Telle est la représentation du Sauveur sur l’icône de l’Ascension, mais peut-être que cette gloire, cette toute-puissance sont exprimées avec une force encore plus grande dans les peintures murales des églises, dans celles qui sont concentrées habituellement dans la coupole même de l’église et qui débordent souvent sur les murs du « cou » ou « tambour », qui se trouve sous la coupole. Le Sauveur est

représenté au centre même de la coupole comme inscrit dans la voûte céleste même qui est formée par l’architecture même de l’église: la surface arrondie sphérique de la coupole représente la voûte céleste par son aspect aussi bien que par la signification symbolique que lui confère l’Eglise. L’image du Christ inscrite dans la coupole exprime, peut-être encore plus que dans l’icône, la gloire et la grandeur toute- puissante. C’est le Pantocrator – le Seigneur Tout-Puissant. Et ici, le Sauveur représenté dans la coupole est comme semblable au soleil et cette image élevée au-dessus des fidèles représente l’Ascension. Mais il y a en elle certains traits qui indiquent Son Avènement futur en gloire, ce qui est lié intimement aux paroles des anges : « Ce même Jésus viendra comme cela, de la même manière dont vous l’avez vu partir vers le ciel » (Ac. 1, v. 11).

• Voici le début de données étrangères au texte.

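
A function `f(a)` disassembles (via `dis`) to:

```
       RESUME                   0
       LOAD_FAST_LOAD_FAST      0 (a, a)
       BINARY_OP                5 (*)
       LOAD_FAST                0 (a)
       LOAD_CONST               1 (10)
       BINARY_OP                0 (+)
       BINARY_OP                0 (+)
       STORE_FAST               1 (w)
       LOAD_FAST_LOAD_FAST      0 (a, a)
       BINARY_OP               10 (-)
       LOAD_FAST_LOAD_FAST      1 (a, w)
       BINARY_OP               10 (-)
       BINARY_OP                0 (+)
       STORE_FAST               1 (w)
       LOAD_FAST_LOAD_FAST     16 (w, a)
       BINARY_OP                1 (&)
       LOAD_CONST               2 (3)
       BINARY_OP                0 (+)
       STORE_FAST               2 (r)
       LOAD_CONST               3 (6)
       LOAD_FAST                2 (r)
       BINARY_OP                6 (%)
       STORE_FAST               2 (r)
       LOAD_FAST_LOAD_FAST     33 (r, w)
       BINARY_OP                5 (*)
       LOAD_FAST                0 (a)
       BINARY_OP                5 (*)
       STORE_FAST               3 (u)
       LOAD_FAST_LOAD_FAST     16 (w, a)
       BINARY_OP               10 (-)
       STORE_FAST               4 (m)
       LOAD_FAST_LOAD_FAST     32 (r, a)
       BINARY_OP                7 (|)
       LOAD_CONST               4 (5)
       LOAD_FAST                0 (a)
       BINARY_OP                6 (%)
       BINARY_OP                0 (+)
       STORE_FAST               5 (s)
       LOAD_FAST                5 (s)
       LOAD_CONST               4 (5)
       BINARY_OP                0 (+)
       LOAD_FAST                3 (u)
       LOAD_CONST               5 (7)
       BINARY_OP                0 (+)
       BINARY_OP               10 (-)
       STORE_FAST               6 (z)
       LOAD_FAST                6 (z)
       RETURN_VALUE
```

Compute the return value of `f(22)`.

LOAD_FAST_LOAD_FAST a,a → push 22,22. Stack: [22, 22]
BINARY_OP * → 22 * 22 = 484. Stack: [484]
LOAD_FAST a → push 22. Stack: [484, 22]
LOAD_CONST → push 10. Stack: [484, 22, 10]
BINARY_OP + → 22 + 10 = 32. Stack: [484, 32]
BINARY_OP + → 484 + 32 = 516. Stack: [516]
STORE_FAST w → w=516. Stack: []
LOAD_FAST_LOAD_FAST a,a → push 22,22. Stack: [22, 22]
BINARY_OP - → 22 - 22 = 0. Stack: [0]
LOAD_FAST_LOAD_FAST a,w → push 22,516. Stack: [0, 22, 516]
BINARY_OP - → 22 - 516 = -494. Stack: [0, -494]
BINARY_OP + → 0 + -494 = -494. Stack: [-494]
STORE_FAST w → w=-494. Stack: []
LOAD_FAST_LOAD_FAST w,a → push -494,22. Stack: [-494, 22]
BINARY_OP & → -494 & 22 = 18. Stack: [18]
LOAD_CONST → push 3. Stack: [18, 3]
BINARY_OP + → 18 + 3 = 21. Stack: [21]
STORE_FAST r → r=21. Stack: []
LOAD_CONST → push 6. Stack: [6]
LOAD_FAST r → push 21. Stack: [6, 21]
BINARY_OP % → 6 % 21 = 6. Stack: [6]
STORE_FAST r → r=6. Stack: []
LOAD_FAST_LOAD_FAST r,w → push 6,-494. Stack: [6, -494]
BINARY_OP * → 6 * -494 = -2964. Stack: [-2964]
LOAD_FAST a → push 22. Stack: [-2964, 22]
BINARY_OP * → -2964 * 22 = -65208. Stack: [-65208]
STORE_FAST u → u=-65208. Stack: []
LOAD_FAST_LOAD_FAST w,a → push -494,22. Stack: [-494, 22]
BINARY_OP - → -494 - 22 = -516. Stack: [-516]
STORE_FAST m → m=-516. Stack: []
LOAD_FAST_LOAD_FAST r,a → push 6,22. Stack: [6, 22]
BINARY_OP | → 6 | 22 = 22. Stack: [22]
LOAD_CONST → push 5. Stack: [22, 5]
LOAD_FAST a → push 22. Stack: [22, 5, 22]
BINARY_OP % → 5 % 22 = 5. Stack: [22, 5]
BINARY_OP + → 22 + 5 = 27. Stack: [27]
STORE_FAST s → s=27. Stack: []
LOAD_FAST s → push 27. Stack: [27]
LOAD_CONST → push 5. Stack: [27, 5]
BINARY_OP + → 27 + 5 = 32. Stack: [32]
LOAD_FAST u → push -65208. Stack: [32, -65208]
LOAD_CONST → push 7. Stack: [32, -65208, 7]
BINARY_OP + → -65208 + 7 = -65201. Stack: [32, -65201]
BINARY_OP - → 32 - -65201 = 65233. Stack: [65233]
STORE_FAST z → z=65233. Stack: []
LOAD_FAST z → push 65233. Stack: [65233]
RETURN_VALUE → return 65233.

65233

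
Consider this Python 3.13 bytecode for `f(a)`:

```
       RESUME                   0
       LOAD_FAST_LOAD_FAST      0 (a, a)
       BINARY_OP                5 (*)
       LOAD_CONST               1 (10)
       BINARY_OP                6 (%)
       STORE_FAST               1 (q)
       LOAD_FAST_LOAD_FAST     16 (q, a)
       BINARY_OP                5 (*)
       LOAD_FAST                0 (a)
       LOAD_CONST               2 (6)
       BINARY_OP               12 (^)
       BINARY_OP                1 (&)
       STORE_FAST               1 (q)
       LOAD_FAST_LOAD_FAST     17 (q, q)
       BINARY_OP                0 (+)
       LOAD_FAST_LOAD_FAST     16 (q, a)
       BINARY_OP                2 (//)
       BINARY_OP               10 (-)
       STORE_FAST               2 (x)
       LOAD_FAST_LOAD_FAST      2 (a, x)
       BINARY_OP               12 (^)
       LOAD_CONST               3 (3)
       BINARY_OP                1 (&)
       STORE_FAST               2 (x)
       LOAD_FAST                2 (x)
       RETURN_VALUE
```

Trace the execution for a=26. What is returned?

LOAD_FAST_LOAD_FAST a,a → push 26,26. Stack: [26, 26]
BINARY_OP * → 26 * 26 = 676. Stack: [676]
LOAD_CONST → push 10. Stack: [676, 10]
BINARY_OP % → 676 % 10 = 6. Stack: [6]
STORE_FAST q → q=6. Stack: []
LOAD_FAST_LOAD_FAST q,a → push 6,26. Stack: [6, 26]
BINARY_OP * → 6 * 26 = 156. Stack: [156]
LOAD_FAST a → push 26. Stack: [156, 26]
LOAD_CONST → push 6. Stack: [156, 26, 6]
BINARY_OP ^ → 26 ^ 6 = 28. Stack: [156, 28]
BINARY_OP & → 156 & 28 = 28. Stack: [28]
STORE_FAST q → q=28. Stack: []
LOAD_FAST_LOAD_FAST q,q → push 28,28. Stack: [28, 28]
BINARY_OP + → 28 + 28 = 56. Stack: [56]
LOAD_FAST_LOAD_FAST q,a → push 28,26. Stack: [56, 28, 26]
BINARY_OP // → 28 // 26 = 1. Stack: [56, 1]
BINARY_OP - → 56 - 1 = 55. Stack: [55]
STORE_FAST x → x=55. Stack: []
LOAD_FAST_LOAD_FAST a,x → push 26,55. Stack: [26, 55]
BINARY_OP ^ → 26 ^ 55 = 45. Stack: [45]
LOAD_CONST → push 3. Stack: [45, 3]
BINARY_OP & → 45 & 3 = 1. Stack: [1]
STORE_FAST x → x=1. Stack: []
LOAD_FAST x → push 1. Stack: [1]
RETURN_VALUE → return 1.

1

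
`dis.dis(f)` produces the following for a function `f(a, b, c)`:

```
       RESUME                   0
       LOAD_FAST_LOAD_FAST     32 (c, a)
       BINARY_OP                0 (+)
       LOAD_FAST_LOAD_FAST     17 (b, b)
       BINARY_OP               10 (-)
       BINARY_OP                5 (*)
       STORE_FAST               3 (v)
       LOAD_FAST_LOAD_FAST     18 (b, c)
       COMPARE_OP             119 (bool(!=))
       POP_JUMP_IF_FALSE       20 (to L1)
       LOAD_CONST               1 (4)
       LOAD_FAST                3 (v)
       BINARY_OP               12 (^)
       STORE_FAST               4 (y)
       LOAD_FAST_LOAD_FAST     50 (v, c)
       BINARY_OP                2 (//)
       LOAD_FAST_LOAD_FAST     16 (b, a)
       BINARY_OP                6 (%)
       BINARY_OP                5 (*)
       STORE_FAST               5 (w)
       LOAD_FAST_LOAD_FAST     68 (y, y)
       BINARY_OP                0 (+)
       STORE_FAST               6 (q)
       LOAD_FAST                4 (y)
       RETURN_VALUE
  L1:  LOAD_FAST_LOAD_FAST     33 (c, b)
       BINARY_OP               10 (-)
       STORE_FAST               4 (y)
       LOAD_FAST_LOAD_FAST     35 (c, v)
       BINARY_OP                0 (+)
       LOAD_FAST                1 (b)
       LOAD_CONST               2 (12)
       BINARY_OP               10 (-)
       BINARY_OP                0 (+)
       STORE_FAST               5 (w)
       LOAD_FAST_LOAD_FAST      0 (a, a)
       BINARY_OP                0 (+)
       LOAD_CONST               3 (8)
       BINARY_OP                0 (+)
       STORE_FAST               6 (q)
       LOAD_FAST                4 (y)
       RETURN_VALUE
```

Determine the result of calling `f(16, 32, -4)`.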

En bordure de la coupole sont représentées les forces célestes qui la soutiennent – sphère céleste avec le Sauveur au centre. Plus bas, à l’endroit où habituellement sont placées les fenêtres, dans les trumeaux, sont représentés la Mère de Dieu, à la droite et à la gauche de laquelle se tiennent deux anges qui adressent la parole aux apôtres, et les apôtres au visage tourné vers le ciel, comme il est mentionné dans les Actes.

Ce qui est invariable dans les icônes et les peintures murales de l’Ascension qui se rapportent aux époques les plus diverses, c’est indiscutablement la présence de la Mère de Dieu et Sa participation à la fête, ceci apparemment sans exception. Et pourtant ni dans les Actes (dans le premier chapitre parlant de l’Ascension) ni dans aucun autre passage scripturaire il n’est indiqué directement que la Mère de Dieu ait été présente au Mont des Oliviers au moment de l’Ascension.

Saint Jean Chrysostome parle en ces termes de l’Ascension du Seigneur : « Nous élevons nos regards vers le haut du ciel, vers le trône même de l’Eglise, là siège le Commencement des Commencements. C’est ainsi que viendra du ciel le Fils de Dieu pour nous juger et Il ne tardera pas. Notre Maître à tous viendra conduisant ses armées, les légions angéliques, la synaxe des archanges, la cohorte des martyrs,

les chœurs des justes, les synaxes des prophètes et des apôtres, Il viendra Lui-Même planant au milieu d’eux, immatériellement, tel un Roi dans sa gloire inexprimable et indicible.»